On Wed, Feb 8, 2023 at 8:52 PM Marty Blayney <martyblayney.machi(a)gmail.com>
wrote:
Kia ora Fiona,
[...]
That doesn't address a lot of the issues above around the tool itself
being inaccurate, but since using a single category we don't seem to get
wild swings anymore. I'm still quite suspicious of the data - there have
been a few times when we were expecting different numbers (e.g. when a
photo was featured on the main page, but no massive spike was recorded in
GLAMorgan).
<wren-leave(a)lists.wikimedia.org>
This type of historical data isn't really possible on GLAMorgan, and the
tool really leads people astray by making it sound like the data is more
reliable than it is. By my understanding, the tool is doing two things, all
live in your browser on the client side. First, a query to the PetScan API
finds all the pages across Wikimedia sites using files from the given
category. Then, a series of queries to the Wikimedia pageview API for each
page for the time range given. What this means is you are actually just
calculating the historical page view data for the pages *currently* using
images from the category, not the actual page views that the images saw
during the year and month you are querying. If the photo was featured on
the main page, but is not currently, it will not know that, or show any of
those page views.
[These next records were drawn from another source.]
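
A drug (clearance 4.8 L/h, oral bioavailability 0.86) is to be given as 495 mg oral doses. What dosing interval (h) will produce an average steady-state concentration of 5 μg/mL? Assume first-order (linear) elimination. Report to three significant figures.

F·D/τ = CL·Css → τ = F·D / (CL·Css).
τ = 0.86 × 495 / (4.8 × 5) = 17.74 h

17.7 h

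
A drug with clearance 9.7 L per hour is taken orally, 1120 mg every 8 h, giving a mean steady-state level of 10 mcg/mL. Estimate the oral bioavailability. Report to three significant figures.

F·D/τ = CL·Css at steady state → F = CL·Css·τ / D.
F = 9.7 × 10 × 8 / 1120 = 0.693

0.693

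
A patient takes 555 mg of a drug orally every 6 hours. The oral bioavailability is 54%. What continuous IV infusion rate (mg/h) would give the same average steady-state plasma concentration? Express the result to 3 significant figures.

50.0 mg/h

Equivalent systemic input: infusion rate = F·D/τ.
Rate = 0.54 × 555 / 6 = 49.95 mg/h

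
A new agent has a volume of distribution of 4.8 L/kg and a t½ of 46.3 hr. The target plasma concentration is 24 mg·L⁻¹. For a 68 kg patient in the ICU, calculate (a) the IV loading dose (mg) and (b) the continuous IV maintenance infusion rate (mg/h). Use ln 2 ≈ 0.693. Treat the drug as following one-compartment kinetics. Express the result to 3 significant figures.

(a) 7830 mg; (b) 117 mg/h

Total Vd = 4.8 × 68 = 326.4 L
LD = Vd × C = 326.4 × 24 = 7834 mg
CL = 0.693 × Vd / t½ = 0.693 × 326.4 / 46.3 = 4.885 L/h
Infusion rate = CL × Css = 4.885 × 24 = 117.2 mg/h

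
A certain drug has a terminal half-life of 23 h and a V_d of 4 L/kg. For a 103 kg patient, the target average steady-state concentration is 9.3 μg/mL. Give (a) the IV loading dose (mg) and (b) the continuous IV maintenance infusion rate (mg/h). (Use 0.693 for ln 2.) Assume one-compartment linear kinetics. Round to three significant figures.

Total Vd = 4 × 103 = 412.0 L
LD = Vd × C = 412.0 × 9.3 = 3832 mg
CL = 0.693 × Vd / t½ = 0.693 × 412.0 / 23 = 12.41 L/h
Infusion rate = CL × Css = 12.41 × 9.3 = 115.4 mg/h

(a) 3830 mg; (b) 115 mg/h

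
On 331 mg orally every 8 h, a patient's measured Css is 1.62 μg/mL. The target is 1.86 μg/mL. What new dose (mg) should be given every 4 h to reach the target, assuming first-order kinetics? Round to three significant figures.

For first-order elimination, Css ∝ F·D/(CL·τ); F and CL are unchanged, so Css ∝ D/τ.
D₂ = D₁ × (Css,target / Css,current) × (τ₂/τ₁) = 331 × (1.86/1.62) × (4/8) = 190.0 mg

190 mg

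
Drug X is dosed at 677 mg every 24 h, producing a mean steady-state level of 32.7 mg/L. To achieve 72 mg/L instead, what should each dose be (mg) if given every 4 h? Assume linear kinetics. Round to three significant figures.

With linear kinetics, Css is proportional to dose rate (D/τ) at fixed clearance.
D₂ = D₁ × (Css,target / Css,current) × (τ₂/τ₁) = 677 × (72/32.7) × (4/24) = 248.4 mg

248 mg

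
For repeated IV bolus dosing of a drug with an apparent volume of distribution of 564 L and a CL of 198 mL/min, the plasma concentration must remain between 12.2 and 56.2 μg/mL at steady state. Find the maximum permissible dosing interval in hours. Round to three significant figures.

72.5 h

CL = 198 mL/min = 198 × 0.06 = 11.88 L/h
k = CL / Vd = 11.88 / 564.0 = 0.02106 h⁻¹
Between IV bolus doses, concentration decays as C = C₀·e^(−kτ), so C_peak/C_trough = e^(kτ).
τ_max = ln(C_peak/C_trough) / k = ln(56.2/12.2) / 0.02106 = 1.527 / 0.02106 = 72.51 h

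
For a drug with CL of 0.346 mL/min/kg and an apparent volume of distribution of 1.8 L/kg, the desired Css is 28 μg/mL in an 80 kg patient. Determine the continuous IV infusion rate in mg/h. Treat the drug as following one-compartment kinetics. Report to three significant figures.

CL = 0.346 mL/min/kg × 80 kg = 27.68 mL/min = 27.68 × 60/1000 = 1.661 L/h
Rate = CL × Css = 1.661 × 28 = 46.51 mg/h

46.5 mg/h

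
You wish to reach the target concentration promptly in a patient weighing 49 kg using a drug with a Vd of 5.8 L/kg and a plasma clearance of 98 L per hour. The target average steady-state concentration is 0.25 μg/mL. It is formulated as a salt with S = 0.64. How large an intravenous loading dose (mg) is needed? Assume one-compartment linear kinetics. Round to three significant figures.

111 mg

Total Vd = 5.8 × 49 = 284.2 L
LD = Vd × C / S = 284.2 × 0.2500 / 0.64 = 111.0 mg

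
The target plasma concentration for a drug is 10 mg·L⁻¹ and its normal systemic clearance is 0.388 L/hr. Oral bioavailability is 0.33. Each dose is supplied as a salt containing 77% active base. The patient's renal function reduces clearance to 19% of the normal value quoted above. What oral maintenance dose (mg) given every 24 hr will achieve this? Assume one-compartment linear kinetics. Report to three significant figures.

69.6 mg

Patient clearance = 0.19 × 0.3880 = 0.07372 L/h
D = CL × Css × τ / F / S = 0.07372 × 10 × 24 / 0.33 / 0.77 = 69.63 mg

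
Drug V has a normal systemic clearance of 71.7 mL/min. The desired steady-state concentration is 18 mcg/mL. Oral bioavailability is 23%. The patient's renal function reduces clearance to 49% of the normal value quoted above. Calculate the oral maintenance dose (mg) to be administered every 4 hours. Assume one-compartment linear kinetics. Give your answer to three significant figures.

CL = 71.7 mL/min = 71.7 × 0.06 = 4.302 L/h
Patient clearance = 0.49 × 4.302 = 2.108 L/h
D = CL × Css × τ / F = 2.108 × 18 × 4 / 0.23 = 659.9 mg

660 mg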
Conversely, if you are checking a category with an image
currently on the main page, even if only for a few hours, it will credit
that image with all the main page's views for every month in history.
To check this, try inputting the category that an image on the main page is
in right now, but check its page views back in 2016. All of this basic
faulty logic would be solved by checking the actual media requests, rather
than the pageview API. It would be even better if there was a way to query
a category for historical view on its members at a given timestamp in
history, but that doesn't seem possible.